Yazınızı okuyunca aklıma acaba zihnimiz maddi olaylarla ilgili kanıt ile inançla ilgili kanıt ayrımını nasıl yapıyor sorusu geldi. Yazıda verilen örnekler daha çok maddi olaylarla ilgili. Modern zamanların zihnimize nakşettiği önemli hususlardan biri sanırım inançlarımızı maddi gerçeklere dayandırmak zorunda hissediyor oluşumuz. En küçük olaylarda bile kamera ya da ses kayıtlarına atıf yapılması bu yüzden olsa gerektir. Bununla birlikte inançla (dini inanışı kastediyorum) ilgili konularda da zaman zaman alimlerin maddeden ruhasal olana çizdikleri çizgi dikkati celbedici bir husustur. Yaratılana bakıp yaratana ulaşmak için ortaya konan akli deliller bu çereçevede değerlendirilebilir. Yani inanırken dahi maddi gerçeklere dayanmak zorunda hissediyor oluşumuz aristonun deyimiyle ‘ruhumuzun cismimizin ilk yetkinliği olması’; inançla maddenin ayrılmaz iki unsur olduğunu hatırlatıyor.

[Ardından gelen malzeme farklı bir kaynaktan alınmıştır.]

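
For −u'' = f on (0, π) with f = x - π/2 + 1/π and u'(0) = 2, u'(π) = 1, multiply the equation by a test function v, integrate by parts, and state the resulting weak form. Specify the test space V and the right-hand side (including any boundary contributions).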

Ali Haydar hocam, maddi/duyulur konular hakkındaki kanıtlarla duyulur olmayan konusundaki kanıtlar ayrımının yapılması gerektiği şeklindeki yorumunuza kesinlikle katılıyorum. Belki yazının başında, tartışmanın sadece duyulur olanla sınırlı olacağını belirtseydim daha makul olabilirdi.

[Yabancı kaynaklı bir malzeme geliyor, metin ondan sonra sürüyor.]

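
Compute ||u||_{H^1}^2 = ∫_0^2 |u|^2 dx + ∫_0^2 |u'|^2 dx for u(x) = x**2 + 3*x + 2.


||u||_{H^1}^2 = 2246/15

The H^1 norm (squared) on an interval (0, L) is
  ||u||_{H^1}^2 = ∫_0^L u(x)^2 dx + ∫_0^L u'(x)^2 dx.
Compute u'(x) = 2*x + 3.
Then u(x)^2 = x**4 + 6*x**3 + 13*x**2 + 12*x + 4 and u'(x)^2 = 4*x**2 + 12*x + 9.
Integrate each monomial from 0 to 2 using ∫_0^2 c·x^n dx = c·2^(n+1)/(n+1):
  ∫_0^2 u(x)^2 dx = ∫_0^2 (x^4 + 6*x^3 + 13*x^2 + 12*x + 4) dx. Term by term:
    ∫_0^2 x^4 dx = 32/5;  ∫_0^2 6*x^3 dx = 24;  ∫_0^2 13*x^2 dx = 104/3;
    ∫_0^2 12*x dx = 24;  ∫_0^2 4 dx = 8.
  Sum: 32/5 + 24 + 104/3 + 24 + 8 = 1456/15.
  ∫_0^2 u'(x)^2 dx = ∫_0^2 (4*x^2 + 12*x + 9) dx. Term by term:
    ∫_0^2 4*x^2 dx = 32/3;  ∫_0^2 12*x dx = 24;  ∫_0^2 9 dx = 18.
  Sum: 32/3 + 24 + 18 = 158/3.
Adding: ||u||_{H^1}^2 = 1456/15 + 158/3 = 2246/15.


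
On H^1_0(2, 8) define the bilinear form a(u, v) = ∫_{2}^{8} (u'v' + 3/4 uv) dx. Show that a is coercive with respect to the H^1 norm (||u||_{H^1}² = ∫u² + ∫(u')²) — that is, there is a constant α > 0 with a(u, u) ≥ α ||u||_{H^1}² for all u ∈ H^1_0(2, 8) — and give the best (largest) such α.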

Ancak inançlarımızı maddi gerekçelere dayandırmamızın modern zamanların bir sonucu olduğu iddiası konusunda çok emin değilim. Çünkü Tanrının varlığıyla ilgili gerekçelere bakıldığında, temelde yine duyulur alemden yola çıkıldığını görmek mümkün. Örneğin, kelam düşüncesindeki “kıyâsü’l-gaib ale’ş-şâhid” şeklindeki bir ilke, temele duyulur alemi koymaktadır. Yani, maddi olandan yola çıkarak Tanrıya varmaya çalışmaktadır. Bu doğrultuda, maddi/duyulur öğelere dayanmayan ontolojik kanıt gibi gerekçe türleri çok fazla taraftar bulmamıştır.